Road to recovery presents challenges for SMEs

Risk of financial stress prevalent in the early years of economic recovery

23 October 2009

Australia's improving economic conditions present a new challenge for small businesses, with data showing that SME's remain vulnerable to financial stress and failure in the early years of economic recovery following a downturn. These findings come from new research by Australia's leading credit reporting agency Dun & Bradstreet (D&B).

The research examined business failures in the recovery period following the Dot Com bust of 2000. Rather than improving, business failures actually jumped 20.5 percent as the economy returned to positive growth in the 2001 financial year following the 7.1 percent contraction in the March 2000 quarter*. This was followed by business bankruptcies increasing a further 5.1 percent in the 2002 financial year, when Australia recorded GDP growth of 3.8 percent. Failures did not begin to decline until the third year of recovery.

                   dot com bust.jpg

% change in failure rate over previous financial year

The data demonstrates that an economic recovery following a downturn can catch many businesses - particularly SME's - by surprise. SMEs that are under-stocked and under-resourced as demand rises are left scrambling to fulfil new orders which can place significant pressure on cash flow. Firms are forced to outlay funds for items such as raw materials and labour to provide their products but the payment gap results in negative cash flow.

Adding further pressure to financial stability, Australian firms are currently averaging 54.8 days to settle accounts, meaning that SMEs will be forced to wait an additional 3-4 weeks on top of the standard 30 day term to receive payments for their goods. Particularly now, when credit conditions remain tight, cash flow troubles are a significant concern. Already 45 percent of firms are indicating that credit market conditions are negatively impacting their operations and it's unlikely that SMEs could  borrow their way out of trouble as credit providers continue their focus on risk aversion.
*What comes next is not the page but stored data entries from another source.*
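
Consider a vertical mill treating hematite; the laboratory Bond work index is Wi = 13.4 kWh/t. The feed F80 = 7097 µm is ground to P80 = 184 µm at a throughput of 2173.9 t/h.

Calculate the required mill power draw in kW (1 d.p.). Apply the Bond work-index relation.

Bond:  W = 10 Wi (1/√P − 1/√F)
W = 10·13.4·(1/√184 − 1/√7097) = 10·13.4·(0.061851) = 8.2880 kWh/t
Mill draw = 8.2880 × 2173.9 = 18017.3 kW

P = 18017.3 kW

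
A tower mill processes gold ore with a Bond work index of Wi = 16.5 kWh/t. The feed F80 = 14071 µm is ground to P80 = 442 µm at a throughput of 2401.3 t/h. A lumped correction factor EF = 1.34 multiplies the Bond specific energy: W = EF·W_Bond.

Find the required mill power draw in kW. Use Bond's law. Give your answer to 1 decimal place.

W = 10 Wi (1/√P80 − 1/√F80)  [Bond]
W = 10·16.5·(1/√442 − 1/√14071) = 10·16.5·(0.039135) = 6.4573 kWh/t
Corrected W = EF·W_Bond = 1.34·6.4573 = 8.6527 kWh/t
P = W·T = 8.6527·2401.3 = 20777.8 kW

P = 20777.8 kW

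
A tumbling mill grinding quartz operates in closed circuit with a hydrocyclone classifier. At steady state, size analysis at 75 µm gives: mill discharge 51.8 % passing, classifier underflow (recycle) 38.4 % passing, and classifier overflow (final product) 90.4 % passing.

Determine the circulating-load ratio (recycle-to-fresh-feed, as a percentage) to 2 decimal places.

CL = 288.06 %

Two-product formula at 75 µm:
(1+r)·d = r·u + o ⇒ r = (o−d)/(d−u)
r = (90.4 − 51.8)/(51.8 − 38.4) = 38.6/13.4 = 2.8806
CL = 100·r = 288.06 %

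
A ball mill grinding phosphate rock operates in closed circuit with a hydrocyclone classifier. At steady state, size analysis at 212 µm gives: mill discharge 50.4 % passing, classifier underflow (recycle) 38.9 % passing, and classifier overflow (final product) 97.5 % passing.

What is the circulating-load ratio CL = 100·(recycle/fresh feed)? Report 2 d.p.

CL = 409.57 %

Classifier node, passing 212 µm:
Fd + Rd = Ru + Fo ⇒ R/F = (o−d)/(d−u)
r = (97.5 − 50.4)/(50.4 − 38.9) = 47.1/11.5 = 4.0957
CL = 100·r = 409.57 %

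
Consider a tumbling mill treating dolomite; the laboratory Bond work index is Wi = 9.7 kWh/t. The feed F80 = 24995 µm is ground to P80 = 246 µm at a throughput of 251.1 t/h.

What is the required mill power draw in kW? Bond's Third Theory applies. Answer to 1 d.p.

W = 10 Wi (1/√P80 − 1/√F80)  [Bond]
W = 10·9.7·(1/√246 − 1/√24995) = 10·9.7·(0.057432) = 5.5710 kWh/t
Mill draw = 5.5710 × 251.1 = 1398.9 kW

P = 1398.9 kW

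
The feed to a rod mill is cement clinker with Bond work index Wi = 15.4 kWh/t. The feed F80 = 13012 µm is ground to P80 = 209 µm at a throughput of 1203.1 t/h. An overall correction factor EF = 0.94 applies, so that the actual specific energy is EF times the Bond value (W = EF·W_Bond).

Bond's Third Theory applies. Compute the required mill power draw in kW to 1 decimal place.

Bond:  W = 10 Wi (1/√P − 1/√F)
W = 10·15.4·(1/√209 − 1/√13012) = 10·15.4·(0.060405) = 9.3024 kWh/t
Apply correction: 9.3024 × 0.94 = 8.7442 kWh/t
P = W·T = 8.7442·1203.1 = 10520.2 kW

P = 10520.2 kW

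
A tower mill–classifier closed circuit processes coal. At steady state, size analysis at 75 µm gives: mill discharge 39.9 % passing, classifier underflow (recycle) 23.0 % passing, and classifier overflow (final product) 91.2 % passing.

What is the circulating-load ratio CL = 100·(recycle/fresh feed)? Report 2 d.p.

CL = 303.55 %

Classifier node, passing 75 µm:
(1+r)d = ru + o → r = (o−d)/(d−u)
r = (91.2 − 39.9)/(39.9 − 23.0) = 51.3/16.9 = 3.0355
CL = 100·r = 303.55 %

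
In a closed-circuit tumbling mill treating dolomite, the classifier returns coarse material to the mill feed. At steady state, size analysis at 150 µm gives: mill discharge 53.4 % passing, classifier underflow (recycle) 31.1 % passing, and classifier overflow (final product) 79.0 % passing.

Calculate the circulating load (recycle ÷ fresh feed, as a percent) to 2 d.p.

CL = 114.80 %

Let r = R/F. Size balance at 150 µm:
d + r·d = r·u + o → r(d−u) = o−d
r = (79.0 − 53.4)/(53.4 − 31.1) = 25.6/22.3 = 1.1480
CL = 100·r = 114.80 %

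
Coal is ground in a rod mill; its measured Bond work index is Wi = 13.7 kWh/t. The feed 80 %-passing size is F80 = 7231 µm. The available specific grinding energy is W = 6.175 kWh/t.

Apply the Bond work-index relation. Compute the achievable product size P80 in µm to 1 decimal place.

W = 10 Wi / √P80 − 10 Wi / √F80
P80^(−½) = W/(10 Wi) + F80^(−½)
  = 6.1750/(10·13.7) + 1/√7231 = 0.045073 + 0.011760 = 0.056833
P80 = (1/0.056833)² = 17.5955² = 309.60 µm

P80 = 309.6 µm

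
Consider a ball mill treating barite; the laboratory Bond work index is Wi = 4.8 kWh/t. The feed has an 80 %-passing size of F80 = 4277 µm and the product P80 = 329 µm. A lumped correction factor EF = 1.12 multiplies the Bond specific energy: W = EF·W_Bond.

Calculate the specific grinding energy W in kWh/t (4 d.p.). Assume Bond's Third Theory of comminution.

W = 2.1419 kWh/t

W_Bond = 10·Wi·(1/√P₈₀ − 1/√F₈₀)
1/√329 = 0.055132;  1/√4277 = 0.015291
W = 10·4.8·(0.055132 − 0.015291) = 1.9124 kWh/t
Corrected W = EF·W_Bond = 1.12·1.9124 = 2.1419 kWh/t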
The challenge for small businesses as the economic environment improves is further highlighted by Dun & Bradstreet risk ratings, which show that small businesses in Australia are currently a higher risk of experiencing financial distress in the next 12 months than the average firm. Younger businesses - most of which are SMEs - also have a high risk profile, with 16 percent of firms less than five years old rated a high risk of experiencing financial distress. These findings come on the back of a 22.4 percent jump in business failures (year-on-year) in the 2009 financial year. 

Dun & Bradstreet's CEO Christine Christian believes the research is an important reminder that a failure to plan properly for improving economic conditions can bring new stresses and challenges for small business owners.

"As economic conditions improve, there can be a tendency for firms to let out an audible sigh of relief and simply expect their own business conditions to improve," said Ms Christian.

"However D&B's research provides an important reminder to small business owners that they need to plan adequately for an economic recovery and maintain a tight focus on the fundamentals of cash flow and risk assessment. Failing to do so could result in financial disaster."

"The other critical message for SMEs is that credit providers continue to be wary of any sign of risk, so it's unlikely they will be able to borrow their way out of cash flow trouble."

The Dun & Bradstreet research follows the release of its new book for small businesses, which focuses on managing cash flow and credit risk. Dun & Bradstreet's Guide to Cash Flow and Credit Risk is available online @ or in bookstores.

*ABS gross domestic product, chain volume measures, percentage changes (original) data reveals that GDP contracted by 7.1% in the March 2000 quarter (when the Dot Com bust occurred).